本当は後篇を観てから評価するつもりでいた。前半を観ただけでは無理だと想ったからだ。ところが!僕の見通しが甘かった。観始めるやいなや、20年に1本しか現れない途轍もない怪物だということが直ちに判ったので断を下した。つまり日本映画史で言えば小津安二郎の「東京物語」、黒澤明の「七人の侍」「羅生門」、溝口健二の「雨月物語」「西鶴一代女」、成瀬巳喜男の「浮雲」レベルの作品であるということだ。長尺ということがネックになるかも知れないが、来年の米アカデミー賞外国語映画部門の日本代表は絶対にこれを選ぶべき。もし本作を出品すれば受賞は100%間違いなし。だって「おくりびと」を遥かに凌ぐ傑作だから。
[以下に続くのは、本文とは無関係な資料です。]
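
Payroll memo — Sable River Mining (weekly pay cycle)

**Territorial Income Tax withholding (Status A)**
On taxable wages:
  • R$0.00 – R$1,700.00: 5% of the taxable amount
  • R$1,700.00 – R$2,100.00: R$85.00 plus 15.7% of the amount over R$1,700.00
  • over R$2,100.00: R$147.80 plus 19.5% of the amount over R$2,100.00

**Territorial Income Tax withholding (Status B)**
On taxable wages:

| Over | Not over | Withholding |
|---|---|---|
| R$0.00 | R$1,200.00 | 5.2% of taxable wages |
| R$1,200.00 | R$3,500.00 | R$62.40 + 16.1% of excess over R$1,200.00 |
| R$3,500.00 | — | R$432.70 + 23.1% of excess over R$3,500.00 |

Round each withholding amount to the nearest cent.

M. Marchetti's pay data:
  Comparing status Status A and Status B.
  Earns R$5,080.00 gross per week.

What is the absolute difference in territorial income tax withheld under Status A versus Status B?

R$68.78

Territorial Income Tax (Status A): taxable = R$5,080.00
  R$147.80 + 19.5% × (R$5,080.00 − R$2,100.00) = R$147.80 + 19.5% × R$2,980.00 = R$728.90
Territorial Income Tax (Status B): taxable = R$5,080.00
  R$432.70 + 23.1% × (R$5,080.00 − R$3,500.00) = R$432.70 + 23.1% × R$1,580.00 = R$797.68
Difference: |R$728.90 − R$797.68| = R$68.78 (higher under Status B)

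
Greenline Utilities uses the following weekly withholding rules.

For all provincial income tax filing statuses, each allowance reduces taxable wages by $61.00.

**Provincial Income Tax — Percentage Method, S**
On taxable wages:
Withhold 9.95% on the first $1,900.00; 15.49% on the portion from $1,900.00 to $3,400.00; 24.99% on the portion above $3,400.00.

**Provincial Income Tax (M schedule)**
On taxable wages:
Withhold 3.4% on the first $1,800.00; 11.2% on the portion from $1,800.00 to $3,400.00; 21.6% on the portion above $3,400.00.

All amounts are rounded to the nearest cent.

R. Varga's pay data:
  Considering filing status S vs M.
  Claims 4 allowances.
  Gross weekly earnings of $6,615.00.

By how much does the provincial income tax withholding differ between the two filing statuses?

$281.71

Provincial Income Tax (S): taxable = $6,615.00 − 4×$61.00 = $6,371.00
  $421.40 + 24.99% × ($6,371.00 − $3,400.00) = $421.40 + 24.99% × $2,971.00 = $1,163.85
Provincial Income Tax (M): taxable = $6,615.00 − 4×$61.00 = $6,371.00
  $240.40 + 21.6% × ($6,371.00 − $3,400.00) = $240.40 + 21.6% × $2,971.00 = $882.14
Difference: |$1,163.85 − $882.14| = $281.71 (higher under S)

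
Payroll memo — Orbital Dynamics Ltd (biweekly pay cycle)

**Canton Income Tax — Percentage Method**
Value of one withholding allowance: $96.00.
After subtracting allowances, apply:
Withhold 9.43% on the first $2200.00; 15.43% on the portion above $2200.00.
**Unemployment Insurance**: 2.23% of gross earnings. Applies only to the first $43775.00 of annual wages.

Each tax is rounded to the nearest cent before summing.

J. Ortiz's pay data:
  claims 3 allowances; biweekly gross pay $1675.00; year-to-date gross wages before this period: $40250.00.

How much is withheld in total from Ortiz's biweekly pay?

Canton Income Tax: taxable = $1675.00 − 3×$96.00 = $1387.00
  9.43% × $1387.00 = $130.79
Unemployment Insurance: 2.23% × $1675.00 = $37.35
Total: $130.79 + $37.35 = $168.14

$168.14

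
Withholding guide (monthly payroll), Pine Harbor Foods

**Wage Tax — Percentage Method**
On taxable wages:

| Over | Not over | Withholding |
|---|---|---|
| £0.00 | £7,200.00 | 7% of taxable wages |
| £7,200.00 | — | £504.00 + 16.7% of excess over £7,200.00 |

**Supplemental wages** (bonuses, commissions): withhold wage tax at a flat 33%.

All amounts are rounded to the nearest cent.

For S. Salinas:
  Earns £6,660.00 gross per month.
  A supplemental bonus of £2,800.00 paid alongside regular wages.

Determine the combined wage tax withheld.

£1,390.20

Wage Tax: taxable = £6,660.00
  7% × £6,660.00 = £466.20
Supplemental (33% flat on bonus): 33% × £2,800.00 = £924.00
Total wage tax: £466.20 + £924.00 = £1,390.20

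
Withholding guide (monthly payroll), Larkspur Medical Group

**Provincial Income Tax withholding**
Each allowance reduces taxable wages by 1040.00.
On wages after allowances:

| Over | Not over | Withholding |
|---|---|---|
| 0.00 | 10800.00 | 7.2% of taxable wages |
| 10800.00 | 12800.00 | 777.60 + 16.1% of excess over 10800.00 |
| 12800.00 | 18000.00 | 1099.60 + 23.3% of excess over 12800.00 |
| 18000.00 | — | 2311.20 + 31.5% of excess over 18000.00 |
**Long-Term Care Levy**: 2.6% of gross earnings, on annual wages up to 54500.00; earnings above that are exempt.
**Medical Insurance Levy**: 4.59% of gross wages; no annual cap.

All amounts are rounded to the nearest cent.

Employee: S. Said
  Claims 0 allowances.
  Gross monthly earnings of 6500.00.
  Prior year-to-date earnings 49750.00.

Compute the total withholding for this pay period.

Provincial Income Tax: taxable = 6500.00
  7.2% × 6500.00 = 468.00
Long-Term Care Levy: cap 54500.00 − YTD 49750.00 = 4750.00 subject; 2.6% × 4750.00 = 123.50
Medical Insurance Levy: 4.59% × 6500.00 = 298.35
Total: 468.00 + 123.50 + 298.35 = 889.85

889.85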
映画冒頭、尾野真千子が中学校にやって来る。遠景に東京スカイツリーが見える。尾野は正門から入らず、通用門を通る。そこには「防犯カメラ設置中」とプレートが掲げられている。ふっと校舎を見上げる尾野。カメラが俯瞰ショットで桜の木の下に佇む彼女を捉える。……この一連の動作が、後に伏線としてしっかり活かされているのには唸った。凄い。

主役の新人・藤野涼子は勿論だが、死体で登場する望月歩、秀才君役の西村成忠、ニキビで虐められる石井杏奈、その友達で太っちょの富田望生、イジメの主犯格・清水尋也など子どもたちが適材適所で素晴らしい。見事なアンサンブルである。

イジメ、家庭内暴力、人の悪意、大人の事情(世間体、事なかれ主義)といった様々な要素が複雑に絡み、壮大なシンフォニーを奏でてゆく。雪の中から発見される目を開けたままの死体はどこか美しく、また「リング」の貞子みたいな女が登場したりしてゾクゾクっと背筋が凍るホラー要素もある。これを観逃したら貴方が2015年という今に生きている意味がない、末代までの恥とまで言い切らせて貰おう。直ちに映画館に駆けつけろ!!

以下余談。エンドロールでアルビノーニのアダージョが静かに流れる。僕はNHKで放送された向田邦子のドラマ「あ・うん」のことを想い出した。考えてみれば宮部みゆきは《現代の向田邦子》と言えるだろう。またこの曲はオーソン・ウェルズ監督の映画「審判」(1963)でも使われている。やはり裁判がテーマになっている「審判」への想いがあるのかも知れない。